Pagnani set to launch catastrophe bond ETF on NYSE
An exchange-traded fund founded by a former Bermuda ILS excutive will start trading on the New York Stock Exchange next month.
The fund, which will have a portfolio of up to 75 catastrophe bonds, will be managed by King Ridge Capital Advisors. It was founded by former Pimco and Mt Logan Re executive Rick Pagnani (pictured), according to Bloomberg News.
The ETF will open up catastrophe bonds – which have outperformed most fixed income investments in recent years – to a wider group of investors.
“It’s a very nuanced asset class and our goal is to demystify it,” Pagnani, said in an interview with Bloomberg. The fund will be overseen by Texas-based Brookmont Capital Management.
Pagnani, who until last year was running the insurance-linked securities desk at Pacific Investment Management Co. (Pimco), said it’s “challenging to build a diversified catastrophe-bond portfolio for a typical investor on their own”. By packaging cat bonds into an ETF, “we aim to lower some of the barriers to entry”.
Bloomberg said the Swiss Re Global Bond Index rose 17% in 2024, following a record 20% gain the year earlier. A Bloomberg gauge of high-yield US corporate bonds increased 8% last year and 13% in 2023.
Against a backdrop of intensifying extreme weather events fuelled by climate change and the spread of urbanization in areas prone to natural disasters, demand for cat bonds is climbing fast while issuances are increasing as insurers see the benefits of using third-party capital to finance risk.
“A lot of insurance companies are leaving high-peril areas as the risk of owning hard assets increases,” said Ethan Powell, Brookmont’s chief investment officer. So “more capital needs to flow” into cat bonds to provide an additional buffer against future losses, he told Bloomberg.
The cat bond market is currently valued at roughly $50 billion.
Pagnani said the pipeline still looks “rich and continues to build,” which he expects to help drive the market to about $80 billion by the end of the decade.
Catastrophe bondholders have so far managed to avoid major losses despite the devastation caused by recent natural disasters, including Hurricanes Helene and Milton, as well as the fires in Los Angeles. Asset managers that specialize in the bonds continue to calibrate their investment models to reduce the probability of payment clauses being triggered.
The last time investors saw a meaningful dent in their returns was in September 2022, after Hurricane Ian ripped through Florida, leading to about $65 billion of insured losses. Cat-bond losses that year were limited to about 2%, according to the Swiss Re index.
Brookmont and King Ridge are still in the process of finalizing launch partners, and are looking to raise $10 million to $25 million in seed capital, Pagnani said. The ETF recently met regulatory requirements and will trade on the New York Stock Exchange under the symbol ILS, he said.

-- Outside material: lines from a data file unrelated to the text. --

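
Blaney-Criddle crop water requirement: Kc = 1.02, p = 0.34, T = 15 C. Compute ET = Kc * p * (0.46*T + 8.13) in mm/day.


ET = Kc * p * (0.46*T + 8.13)
ET = 1.02 * 0.34 * (0.46*15 + 8.13)
ET = 1.02 * 0.34 * 15.0300

5.2124 mm/day


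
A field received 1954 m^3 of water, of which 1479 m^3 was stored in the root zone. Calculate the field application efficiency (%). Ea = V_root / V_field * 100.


Ea = V_root / V_field * 100 = 1479 / 1954 * 100 = 75.6909%

75.6909 %


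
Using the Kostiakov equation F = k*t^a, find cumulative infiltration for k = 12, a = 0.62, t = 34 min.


F = k * t^a = 12 * 34^0.62
F = 12 * 8.902601

106.8312 mm


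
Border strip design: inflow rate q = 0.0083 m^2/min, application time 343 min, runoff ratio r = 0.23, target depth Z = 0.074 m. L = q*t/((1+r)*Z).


L = q*t/((1+r)*Z)
L = 0.0083*343/((1+0.23)*0.074)
L = 2.8469/0.09102

31.2777 m


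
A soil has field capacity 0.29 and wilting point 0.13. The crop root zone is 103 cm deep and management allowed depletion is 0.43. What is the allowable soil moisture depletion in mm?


SMD = (FC - PWP) * d * MAD * 10
SMD = (0.29 - 0.13) * 103 * 0.43 * 10
SMD = 0.1600 * 103 * 0.43 * 10

70.8640 mm


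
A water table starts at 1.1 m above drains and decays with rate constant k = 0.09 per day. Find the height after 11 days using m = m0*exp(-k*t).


m = m0 * exp(-k*t)
m = 1.1 * exp(-0.09 * 11)
m = 1.1 * exp(-0.9900)

0.4087 m


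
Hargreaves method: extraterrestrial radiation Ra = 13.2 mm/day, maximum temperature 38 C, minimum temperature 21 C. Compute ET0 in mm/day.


Tmean = (Tmax + Tmin)/2 = (38 + 21)/2 = 29.5
ET0 = 0.0023 * 13.2 * (29.5 + 17.8) * sqrt(38 - 21)
ET0 = 0.0023 * 13.2 * 47.3 * 4.123106

5.9209 mm/day


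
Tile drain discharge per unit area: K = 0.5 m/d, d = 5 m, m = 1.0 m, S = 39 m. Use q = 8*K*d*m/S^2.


q = 8*K*d*m/S^2
q = 8*0.5*5*1.0/39^2
q = 20.0000 / 1521

0.0131 m/d


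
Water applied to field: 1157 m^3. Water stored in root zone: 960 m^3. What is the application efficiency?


Ea = V_root / V_field * 100 = 960 / 1157 * 100 = 82.9732%

82.9732 %


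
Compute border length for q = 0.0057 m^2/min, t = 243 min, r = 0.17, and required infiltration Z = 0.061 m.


L = q*t/((1+r)*Z)
L = 0.0057*243/((1+0.17)*0.061)
L = 1.3851/0.07137

19.4073 m


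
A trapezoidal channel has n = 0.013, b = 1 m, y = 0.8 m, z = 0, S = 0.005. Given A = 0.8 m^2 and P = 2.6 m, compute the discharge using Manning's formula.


R = A/P = 0.8/2.6 = 0.307692
Q = (1/0.013) * 0.8 * 0.307692^(2/3) * 0.005^0.5

1.9832 m^3/s


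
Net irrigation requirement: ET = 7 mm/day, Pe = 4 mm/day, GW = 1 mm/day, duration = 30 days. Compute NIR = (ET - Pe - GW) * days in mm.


Daily deficit = ET - Pe - GW = 7 - 4 - 1 = 2 mm/day
NIR = 2 * 30 = 60 mm

60.0000 mm


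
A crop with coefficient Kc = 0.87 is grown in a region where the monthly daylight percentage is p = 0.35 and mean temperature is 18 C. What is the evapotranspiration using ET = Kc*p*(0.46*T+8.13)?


ET = Kc * p * (0.46*T + 8.13)
ET = 0.87 * 0.35 * (0.46*18 + 8.13)
ET = 0.87 * 0.35 * 16.4100

4.9968 mm/day


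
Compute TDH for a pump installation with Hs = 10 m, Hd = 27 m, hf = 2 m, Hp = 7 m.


TDH = Hs + Hd + hf + Hp = 10 + 27 + 2 + 7 = 46

46 m


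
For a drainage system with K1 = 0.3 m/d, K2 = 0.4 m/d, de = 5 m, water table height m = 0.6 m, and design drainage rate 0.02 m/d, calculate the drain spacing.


S^2 = 8*K2*de*m/q + 4*K1*m^2/q
S^2 = 8*0.4*5*0.6/0.02 + 4*0.3*0.6^2/0.02
S = sqrt(501.6000)

22.3964 m


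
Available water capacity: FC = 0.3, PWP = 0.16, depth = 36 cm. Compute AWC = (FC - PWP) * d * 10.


AWC = (FC - PWP) * d * 10
AWC = (0.3 - 0.16) * 36 * 10
AWC = 0.1400 * 36 * 10

50.4000 mm


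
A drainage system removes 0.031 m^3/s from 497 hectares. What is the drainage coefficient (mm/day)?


DC = Q * 86400 / (A * 10000) * 1000
DC = 0.031 * 86400 / (497 * 10000) * 1000
DC = 2678400.0000 / 4970000

0.5389 mm/day


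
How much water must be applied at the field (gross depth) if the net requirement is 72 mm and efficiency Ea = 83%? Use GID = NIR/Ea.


Ea = 83% = 0.83
GID = NIR / Ea = 72 / 0.83 = 86.7470 mm

86.7470 mm


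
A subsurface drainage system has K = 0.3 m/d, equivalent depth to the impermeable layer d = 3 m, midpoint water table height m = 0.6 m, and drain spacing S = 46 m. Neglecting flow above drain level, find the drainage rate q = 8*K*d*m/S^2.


q = 8*K*d*m/S^2
q = 8*0.3*3*0.6/46^2
q = 4.3200 / 2116

0.0020 m/d


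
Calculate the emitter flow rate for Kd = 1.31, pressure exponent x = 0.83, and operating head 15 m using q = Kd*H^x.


q = Kd * H^x = 1.31 * 15^0.83 = 1.31 * 9.465766

12.4002 L/h


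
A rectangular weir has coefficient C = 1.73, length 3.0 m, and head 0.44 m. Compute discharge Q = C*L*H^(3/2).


Q = C * L * H^(3/2) = 1.73 * 3.0 * 0.44^1.5 = 1.73 * 3.0 * 0.291863

1.5148 m^3/s


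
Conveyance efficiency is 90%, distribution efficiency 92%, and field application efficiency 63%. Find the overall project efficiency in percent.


Ec = 0.9, Eb = 0.92, Ea = 0.63
E = 0.9 * 0.92 * 0.63 * 100 = 52.1640%

52.1640 %


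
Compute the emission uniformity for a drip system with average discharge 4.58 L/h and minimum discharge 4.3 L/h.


EU = (q_min/q_avg)*100 = (4.3/4.58)*100 = 93.8865%

93.8865 %


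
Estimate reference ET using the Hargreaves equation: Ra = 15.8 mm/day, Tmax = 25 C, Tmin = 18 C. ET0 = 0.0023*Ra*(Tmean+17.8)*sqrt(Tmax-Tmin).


Tmean = (Tmax + Tmin)/2 = (25 + 18)/2 = 21.5
ET0 = 0.0023 * 15.8 * (21.5 + 17.8) * sqrt(25 - 18)
ET0 = 0.0023 * 15.8 * 39.3 * 2.645751

3.7786 mm/day


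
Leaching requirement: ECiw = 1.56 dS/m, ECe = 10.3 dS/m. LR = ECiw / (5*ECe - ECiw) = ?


LR = ECiw / (5*ECe - ECiw)
LR = 1.56 / (5*10.3 - 1.56)
LR = 1.56 / 49.9400

0.0312


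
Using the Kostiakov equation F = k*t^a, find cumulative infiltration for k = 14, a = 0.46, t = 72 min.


F = k * t^a = 14 * 72^0.46
F = 14 * 7.151102

100.1154 mm


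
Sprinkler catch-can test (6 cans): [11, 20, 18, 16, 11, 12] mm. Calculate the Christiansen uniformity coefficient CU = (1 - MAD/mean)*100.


mean = 14.666667 mm
MAD = 3.333333 mm
CU = (1 - 3.333333/14.666667)*100

77.2727 %


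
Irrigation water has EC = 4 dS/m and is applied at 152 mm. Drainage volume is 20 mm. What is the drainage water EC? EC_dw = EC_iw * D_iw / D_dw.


EC_dw = EC_iw * D_iw / D_dw
EC_dw = 4 * 152 / 20
EC_dw = 608 / 20

30.4000 dS/m


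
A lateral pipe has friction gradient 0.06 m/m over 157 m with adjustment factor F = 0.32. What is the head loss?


hf = J * L * F = 0.06 * 157 * 0.32 = 3.0144 m

3.0144 m


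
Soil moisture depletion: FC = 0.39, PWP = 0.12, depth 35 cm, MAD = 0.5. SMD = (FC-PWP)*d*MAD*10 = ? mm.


SMD = (FC - PWP) * d * MAD * 10
SMD = (0.39 - 0.12) * 35 * 0.5 * 10
SMD = 0.2700 * 35 * 0.5 * 10

47.2500 mm


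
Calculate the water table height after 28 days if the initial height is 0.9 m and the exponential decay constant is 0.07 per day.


m = m0 * exp(-k*t)
m = 0.9 * exp(-0.07 * 28)
m = 0.9 * exp(-1.9600)

0.1268 m


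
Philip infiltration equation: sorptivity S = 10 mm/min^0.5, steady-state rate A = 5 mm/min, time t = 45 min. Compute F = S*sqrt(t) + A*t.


F = S*sqrt(t) + A*t
F = 10*sqrt(45) + 5*45
F = 10*6.708204 + 225

292.0820 mm


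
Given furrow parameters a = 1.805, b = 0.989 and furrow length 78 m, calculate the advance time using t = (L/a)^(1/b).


t = (L/a)^(1/b)
t = (78/1.805)^(1/0.989)
t = 43.213296^(1/0.989)

45.0619 min


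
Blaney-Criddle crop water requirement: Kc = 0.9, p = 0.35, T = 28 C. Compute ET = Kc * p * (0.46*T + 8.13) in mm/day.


ET = Kc * p * (0.46*T + 8.13)
ET = 0.9 * 0.35 * (0.46*28 + 8.13)
ET = 0.9 * 0.35 * 21.0100

6.6182 mm/day


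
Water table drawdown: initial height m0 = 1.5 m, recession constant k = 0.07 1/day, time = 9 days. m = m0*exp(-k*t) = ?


m = m0 * exp(-k*t)
m = 1.5 * exp(-0.07 * 9)
m = 1.5 * exp(-0.6300)

0.7989 m


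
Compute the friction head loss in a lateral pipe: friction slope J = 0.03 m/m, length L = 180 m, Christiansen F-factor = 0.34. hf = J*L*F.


hf = J * L * F = 0.03 * 180 * 0.34 = 1.8360 m

1.8360 m


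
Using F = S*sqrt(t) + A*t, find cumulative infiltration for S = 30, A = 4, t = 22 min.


F = S*sqrt(t) + A*t
F = 30*sqrt(22) + 4*22
F = 30*4.690416 + 88

228.7125 mm


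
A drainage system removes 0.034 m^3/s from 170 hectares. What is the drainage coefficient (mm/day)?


DC = Q * 86400 / (A * 10000) * 1000
DC = 0.034 * 86400 / (170 * 10000) * 1000
DC = 2937600.0000 / 1700000

1.7280 mm/day


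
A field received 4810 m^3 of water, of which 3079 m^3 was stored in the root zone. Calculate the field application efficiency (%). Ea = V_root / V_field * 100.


Ea = V_root / V_field * 100 = 3079 / 4810 * 100 = 64.0125%

64.0125 %


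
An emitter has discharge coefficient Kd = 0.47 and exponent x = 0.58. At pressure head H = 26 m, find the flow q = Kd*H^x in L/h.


q = Kd * H^x = 0.47 * 26^0.58 = 0.47 * 6.617357

3.1102 L/h


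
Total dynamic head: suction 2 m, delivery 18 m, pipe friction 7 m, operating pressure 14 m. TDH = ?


TDH = Hs + Hd + hf + Hp = 2 + 18 + 7 + 14 = 41

41 m


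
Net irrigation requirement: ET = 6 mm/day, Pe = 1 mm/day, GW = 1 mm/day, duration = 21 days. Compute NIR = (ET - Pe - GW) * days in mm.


Daily deficit = ET - Pe - GW = 6 - 1 - 1 = 4 mm/day
NIR = 4 * 21 = 84 mm

84.0000 mm


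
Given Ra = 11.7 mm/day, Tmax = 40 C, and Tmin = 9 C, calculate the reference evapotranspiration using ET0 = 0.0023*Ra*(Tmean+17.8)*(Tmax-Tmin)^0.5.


Tmean = (Tmax + Tmin)/2 = (40 + 9)/2 = 24.5
ET0 = 0.0023 * 11.7 * (24.5 + 17.8) * sqrt(40 - 9)
ET0 = 0.0023 * 11.7 * 42.3 * 5.567764

6.3377 mm/day


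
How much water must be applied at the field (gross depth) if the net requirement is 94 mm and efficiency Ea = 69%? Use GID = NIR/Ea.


Ea = 69% = 0.69
GID = NIR / Ea = 94 / 0.69 = 136.2319 mm

136.2319 mm


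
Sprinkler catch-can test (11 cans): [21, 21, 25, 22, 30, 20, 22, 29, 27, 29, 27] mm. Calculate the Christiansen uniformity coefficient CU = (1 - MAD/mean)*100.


mean = 24.818182 mm
MAD = 3.289256 mm
CU = (1 - 3.289256/24.818182)*100

86.7466 %


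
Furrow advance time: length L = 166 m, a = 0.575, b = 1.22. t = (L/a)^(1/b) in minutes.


t = (L/a)^(1/b)
t = (166/0.575)^(1/1.22)
t = 288.695652^(1/1.22)

103.9332 min


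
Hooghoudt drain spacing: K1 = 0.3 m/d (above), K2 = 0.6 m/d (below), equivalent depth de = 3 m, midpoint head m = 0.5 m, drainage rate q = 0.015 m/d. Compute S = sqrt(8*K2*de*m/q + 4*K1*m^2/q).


S^2 = 8*K2*de*m/q + 4*K1*m^2/q
S^2 = 8*0.6*3*0.5/0.015 + 4*0.3*0.5^2/0.015
S = sqrt(500.0000)

22.3607 m


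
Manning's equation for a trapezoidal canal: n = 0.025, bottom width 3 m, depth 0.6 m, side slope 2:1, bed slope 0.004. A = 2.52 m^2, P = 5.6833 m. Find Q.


R = A/P = 2.52/5.6833 = 0.443404
Q = (1/0.025) * 2.52 * 0.443404^(2/3) * 0.004^0.5

3.7070 m^3/s


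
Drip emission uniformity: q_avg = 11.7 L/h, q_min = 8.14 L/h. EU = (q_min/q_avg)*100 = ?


EU = (q_min/q_avg)*100 = (8.14/11.7)*100 = 69.5726%

69.5726 %


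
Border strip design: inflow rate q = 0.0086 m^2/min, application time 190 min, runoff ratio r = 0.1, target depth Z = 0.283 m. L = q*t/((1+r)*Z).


L = q*t/((1+r)*Z)
L = 0.0086*190/((1+0.1)*0.283)
L = 1.634/0.3113

5.2490 m


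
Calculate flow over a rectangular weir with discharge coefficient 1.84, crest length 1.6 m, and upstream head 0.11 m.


Q = C * L * H^(3/2) = 1.84 * 1.6 * 0.11^1.5 = 1.84 * 1.6 * 0.036483

0.1074 m^3/s


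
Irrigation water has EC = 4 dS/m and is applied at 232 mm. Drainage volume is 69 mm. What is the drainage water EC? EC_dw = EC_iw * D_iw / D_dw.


EC_dw = EC_iw * D_iw / D_dw
EC_dw = 4 * 232 / 69
EC_dw = 928 / 69

13.4493 dS/m


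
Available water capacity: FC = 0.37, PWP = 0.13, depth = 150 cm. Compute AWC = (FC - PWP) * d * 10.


AWC = (FC - PWP) * d * 10
AWC = (0.37 - 0.13) * 150 * 10
AWC = 0.2400 * 150 * 10

360.0000 mm


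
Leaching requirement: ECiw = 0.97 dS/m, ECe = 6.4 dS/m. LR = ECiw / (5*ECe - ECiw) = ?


LR = ECiw / (5*ECe - ECiw)
LR = 0.97 / (5*6.4 - 0.97)
LR = 0.97 / 31.0300

0.0313


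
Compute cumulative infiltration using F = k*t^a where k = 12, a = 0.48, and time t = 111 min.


F = k * t^a = 12 * 111^0.48
F = 12 * 9.588596

115.0632 mm


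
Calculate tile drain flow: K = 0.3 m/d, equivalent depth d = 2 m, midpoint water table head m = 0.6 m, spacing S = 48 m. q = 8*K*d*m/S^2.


q = 8*K*d*m/S^2
q = 8*0.3*2*0.6/48^2
q = 2.8800 / 2304

0.0013 m/d


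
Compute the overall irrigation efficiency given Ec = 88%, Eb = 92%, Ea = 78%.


Ec = 0.88, Eb = 0.92, Ea = 0.78
E = 0.88 * 0.92 * 0.78 * 100 = 63.1488%

63.1488 %


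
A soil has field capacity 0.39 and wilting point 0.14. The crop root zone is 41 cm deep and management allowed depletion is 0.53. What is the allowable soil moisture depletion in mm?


SMD = (FC - PWP) * d * MAD * 10
SMD = (0.39 - 0.14) * 41 * 0.53 * 10
SMD = 0.2500 * 41 * 0.53 * 10

54.3250 mm


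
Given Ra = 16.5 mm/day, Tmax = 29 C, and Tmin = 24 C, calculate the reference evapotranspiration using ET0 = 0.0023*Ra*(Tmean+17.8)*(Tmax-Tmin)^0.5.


Tmean = (Tmax + Tmin)/2 = (29 + 24)/2 = 26.5
ET0 = 0.0023 * 16.5 * (26.5 + 17.8) * sqrt(29 - 24)
ET0 = 0.0023 * 16.5 * 44.3 * 2.236068

3.7592 mm/day


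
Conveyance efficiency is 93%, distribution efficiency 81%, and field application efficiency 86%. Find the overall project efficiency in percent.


Ec = 0.93, Eb = 0.81, Ea = 0.86
E = 0.93 * 0.81 * 0.86 * 100 = 64.7838%

64.7838 %


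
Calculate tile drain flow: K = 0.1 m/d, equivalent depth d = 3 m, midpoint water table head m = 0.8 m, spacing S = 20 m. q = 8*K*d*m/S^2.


q = 8*K*d*m/S^2
q = 8*0.1*3*0.8/20^2
q = 1.9200 / 400

0.0048 m/d


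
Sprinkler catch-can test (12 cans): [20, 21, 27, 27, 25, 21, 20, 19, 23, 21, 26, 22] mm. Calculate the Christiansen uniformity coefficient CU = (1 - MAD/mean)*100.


mean = 22.666667 mm
MAD = 2.444444 mm
CU = (1 - 2.444444/22.666667)*100

89.2157 %


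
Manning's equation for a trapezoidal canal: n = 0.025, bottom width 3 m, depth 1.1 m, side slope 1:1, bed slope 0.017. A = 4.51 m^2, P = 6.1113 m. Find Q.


R = A/P = 4.51/6.1113 = 0.737977
Q = (1/0.025) * 4.51 * 0.737977^(2/3) * 0.017^0.5

19.2083 m^3/s


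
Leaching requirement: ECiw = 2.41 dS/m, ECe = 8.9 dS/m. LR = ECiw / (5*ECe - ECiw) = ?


LR = ECiw / (5*ECe - ECiw)
LR = 2.41 / (5*8.9 - 2.41)
LR = 2.41 / 42.0900

0.0573


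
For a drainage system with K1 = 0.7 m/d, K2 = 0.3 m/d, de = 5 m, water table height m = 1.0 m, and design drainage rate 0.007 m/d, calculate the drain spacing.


S^2 = 8*K2*de*m/q + 4*K1*m^2/q
S^2 = 8*0.3*5*1.0/0.007 + 4*0.7*1.0^2/0.007
S = sqrt(2114.2857)

45.9814 m


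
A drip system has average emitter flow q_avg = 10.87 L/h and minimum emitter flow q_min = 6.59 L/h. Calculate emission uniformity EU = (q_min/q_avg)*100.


EU = (q_min/q_avg)*100 = (6.59/10.87)*100 = 60.6256%

60.6256 %


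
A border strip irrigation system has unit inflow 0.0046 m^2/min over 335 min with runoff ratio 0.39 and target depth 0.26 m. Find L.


L = q*t/((1+r)*Z)
L = 0.0046*335/((1+0.39)*0.26)
L = 1.541/0.3614

4.2640 m


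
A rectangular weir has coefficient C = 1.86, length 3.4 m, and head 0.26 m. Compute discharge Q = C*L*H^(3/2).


Q = C * L * H^(3/2) = 1.86 * 3.4 * 0.26^1.5 = 1.86 * 3.4 * 0.132575

0.8384 m^3/s


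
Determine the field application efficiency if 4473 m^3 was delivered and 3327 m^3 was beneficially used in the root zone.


Ea = V_root / V_field * 100 = 3327 / 4473 * 100 = 74.3796%

74.3796 %


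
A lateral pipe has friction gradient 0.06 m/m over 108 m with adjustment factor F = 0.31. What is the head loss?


hf = J * L * F = 0.06 * 108 * 0.31 = 2.0088 m

2.0088 m


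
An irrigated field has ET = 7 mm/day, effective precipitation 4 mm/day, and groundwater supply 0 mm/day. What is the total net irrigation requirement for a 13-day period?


Daily deficit = ET - Pe - GW = 7 - 4 - 0 = 3 mm/day
NIR = 3 * 13 = 39 mm

39.0000 mm


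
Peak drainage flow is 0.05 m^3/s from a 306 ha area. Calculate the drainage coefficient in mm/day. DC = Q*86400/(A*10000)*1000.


DC = Q * 86400 / (A * 10000) * 1000
DC = 0.05 * 86400 / (306 * 10000) * 1000
DC = 4320000.0000 / 3060000

1.4118 mm/day


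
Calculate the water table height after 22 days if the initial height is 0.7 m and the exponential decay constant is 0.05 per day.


m = m0 * exp(-k*t)
m = 0.7 * exp(-0.05 * 22)
m = 0.7 * exp(-1.1000)

0.2330 m


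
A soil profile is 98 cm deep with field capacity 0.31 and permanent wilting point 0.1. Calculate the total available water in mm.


AWC = (FC - PWP) * d * 10
AWC = (0.31 - 0.1) * 98 * 10
AWC = 0.2100 * 98 * 10

205.8000 mm


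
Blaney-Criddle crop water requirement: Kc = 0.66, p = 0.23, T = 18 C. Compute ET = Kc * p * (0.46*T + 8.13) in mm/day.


ET = Kc * p * (0.46*T + 8.13)
ET = 0.66 * 0.23 * (0.46*18 + 8.13)
ET = 0.66 * 0.23 * 16.4100

2.4910 mm/day


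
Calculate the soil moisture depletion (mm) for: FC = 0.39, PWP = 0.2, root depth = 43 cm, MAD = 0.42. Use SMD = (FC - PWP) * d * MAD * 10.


SMD = (FC - PWP) * d * MAD * 10
SMD = (0.39 - 0.2) * 43 * 0.42 * 10
SMD = 0.1900 * 43 * 0.42 * 10

34.3140 mm


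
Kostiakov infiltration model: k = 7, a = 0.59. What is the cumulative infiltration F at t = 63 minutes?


F = k * t^a = 7 * 63^0.59
F = 7 * 11.524204

80.6694 mm


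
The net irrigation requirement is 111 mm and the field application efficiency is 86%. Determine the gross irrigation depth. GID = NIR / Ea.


Ea = 86% = 0.86
GID = NIR / Ea = 111 / 0.86 = 129.0698 mm

129.0698 mm


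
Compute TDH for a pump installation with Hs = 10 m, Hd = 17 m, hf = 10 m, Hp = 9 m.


TDH = Hs + Hd + hf + Hp = 10 + 17 + 10 + 9 = 46

46 m


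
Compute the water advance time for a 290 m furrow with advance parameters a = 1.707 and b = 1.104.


t = (L/a)^(1/b)
t = (290/1.707)^(1/1.104)
t = 169.888694^(1/1.104)

104.7313 min


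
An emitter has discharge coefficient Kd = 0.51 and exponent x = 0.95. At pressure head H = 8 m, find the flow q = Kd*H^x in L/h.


q = Kd * H^x = 0.51 * 8^0.95 = 0.51 * 7.210004

3.6771 L/h


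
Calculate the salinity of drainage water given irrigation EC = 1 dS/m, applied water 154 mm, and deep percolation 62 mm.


EC_dw = EC_iw * D_iw / D_dw
EC_dw = 1 * 154 / 62
EC_dw = 154 / 62

2.4839 dS/m


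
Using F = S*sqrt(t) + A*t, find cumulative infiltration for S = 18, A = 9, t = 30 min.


F = S*sqrt(t) + A*t
F = 18*sqrt(30) + 9*30
F = 18*5.477226 + 270

368.5901 mm


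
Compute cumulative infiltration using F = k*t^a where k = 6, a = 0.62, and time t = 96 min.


F = k * t^a = 6 * 96^0.62
F = 6 * 16.943697

101.6622 mm


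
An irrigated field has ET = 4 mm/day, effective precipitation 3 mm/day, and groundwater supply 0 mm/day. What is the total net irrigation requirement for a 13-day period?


Daily deficit = ET - Pe - GW = 4 - 3 - 0 = 1 mm/day
NIR = 1 * 13 = 13 mm

13.0000 mm


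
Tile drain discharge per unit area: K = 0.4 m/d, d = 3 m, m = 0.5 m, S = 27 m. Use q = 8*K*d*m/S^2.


q = 8*K*d*m/S^2
q = 8*0.4*3*0.5/27^2
q = 4.8000 / 729

0.0066 m/d


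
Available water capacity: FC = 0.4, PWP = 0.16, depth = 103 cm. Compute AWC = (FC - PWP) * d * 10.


AWC = (FC - PWP) * d * 10
AWC = (0.4 - 0.16) * 103 * 10
AWC = 0.2400 * 103 * 10

247.2000 mm


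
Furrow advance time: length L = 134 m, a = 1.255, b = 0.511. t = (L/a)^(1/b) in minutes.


t = (L/a)^(1/b)
t = (134/1.255)^(1/0.511)
t = 106.772908^(1/0.511)

9323.7611 min


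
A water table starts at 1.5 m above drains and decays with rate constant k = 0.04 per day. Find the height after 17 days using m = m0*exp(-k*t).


m = m0 * exp(-k*t)
m = 1.5 * exp(-0.04 * 17)
m = 1.5 * exp(-0.6800)

0.7599 m


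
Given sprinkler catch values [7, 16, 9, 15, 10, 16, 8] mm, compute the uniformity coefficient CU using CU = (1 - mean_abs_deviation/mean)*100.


mean = 11.571429 mm
MAD = 3.510204 mm
CU = (1 - 3.510204/11.571429)*100

69.6649 %


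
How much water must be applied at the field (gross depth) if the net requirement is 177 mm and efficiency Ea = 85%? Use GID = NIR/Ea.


Ea = 85% = 0.85
GID = NIR / Ea = 177 / 0.85 = 208.2353 mm

208.2353 mm


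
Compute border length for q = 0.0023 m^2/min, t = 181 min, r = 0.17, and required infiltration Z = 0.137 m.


L = q*t/((1+r)*Z)
L = 0.0023*181/((1+0.17)*0.137)
L = 0.4163/0.16029

2.5972 m


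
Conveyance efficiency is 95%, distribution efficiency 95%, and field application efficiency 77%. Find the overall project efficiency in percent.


Ec = 0.95, Eb = 0.95, Ea = 0.77
E = 0.95 * 0.95 * 0.77 * 100 = 69.4925%

69.4925 %


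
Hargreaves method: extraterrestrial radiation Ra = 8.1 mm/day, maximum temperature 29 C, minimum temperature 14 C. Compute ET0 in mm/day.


Tmean = (Tmax + Tmin)/2 = (29 + 14)/2 = 21.5
ET0 = 0.0023 * 8.1 * (21.5 + 17.8) * sqrt(29 - 14)
ET0 = 0.0023 * 8.1 * 39.3 * 3.872983

2.8356 mm/day


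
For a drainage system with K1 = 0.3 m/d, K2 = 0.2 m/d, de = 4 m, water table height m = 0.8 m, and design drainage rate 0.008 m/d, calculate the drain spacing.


S^2 = 8*K2*de*m/q + 4*K1*m^2/q
S^2 = 8*0.2*4*0.8/0.008 + 4*0.3*0.8^2/0.008
S = sqrt(736.0000)

27.1293 m


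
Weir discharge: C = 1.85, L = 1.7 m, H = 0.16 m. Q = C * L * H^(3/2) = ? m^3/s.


Q = C * L * H^(3/2) = 1.85 * 1.7 * 0.16^1.5 = 1.85 * 1.7 * 0.064000

0.2013 m^3/s


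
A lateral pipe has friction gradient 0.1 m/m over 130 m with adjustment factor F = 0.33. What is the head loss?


hf = J * L * F = 0.1 * 130 * 0.33 = 4.2900 m

4.2900 m


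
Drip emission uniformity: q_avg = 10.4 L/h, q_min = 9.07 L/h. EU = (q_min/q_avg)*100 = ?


EU = (q_min/q_avg)*100 = (9.07/10.4)*100 = 87.2115%

87.2115 %


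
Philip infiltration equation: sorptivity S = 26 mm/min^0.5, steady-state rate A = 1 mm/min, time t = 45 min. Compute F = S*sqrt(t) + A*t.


F = S*sqrt(t) + A*t
F = 26*sqrt(45) + 1*45
F = 26*6.708204 + 45

219.4133 mm


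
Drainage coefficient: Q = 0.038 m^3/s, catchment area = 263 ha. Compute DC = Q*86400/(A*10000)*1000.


DC = Q * 86400 / (A * 10000) * 1000
DC = 0.038 * 86400 / (263 * 10000) * 1000
DC = 3283200.0000 / 2630000

1.2484 mm/day


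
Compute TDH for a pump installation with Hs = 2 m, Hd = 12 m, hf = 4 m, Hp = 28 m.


TDH = Hs + Hd + hf + Hp = 2 + 12 + 4 + 28 = 46

46 m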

The fund will cover perils ranging from Florida hurricanes and California earthquakes to Japan typhoons and European windstorms, according to the prospectus filed with the Securities and Exchange Commission.
Cat bonds’ highly complex structure has raised questions as to their suitability for non-specialist investors. In Europe, where investors can gain exposure to cat bonds through UCITS funds, the instruments are listed as securities whose structure makes them difficult for a client to understand the risks involved.
Investing in cat bonds “isn’t without risk”, Pagnani said. But with a diversified ETF, “you can dampen volatility while increasing returns.”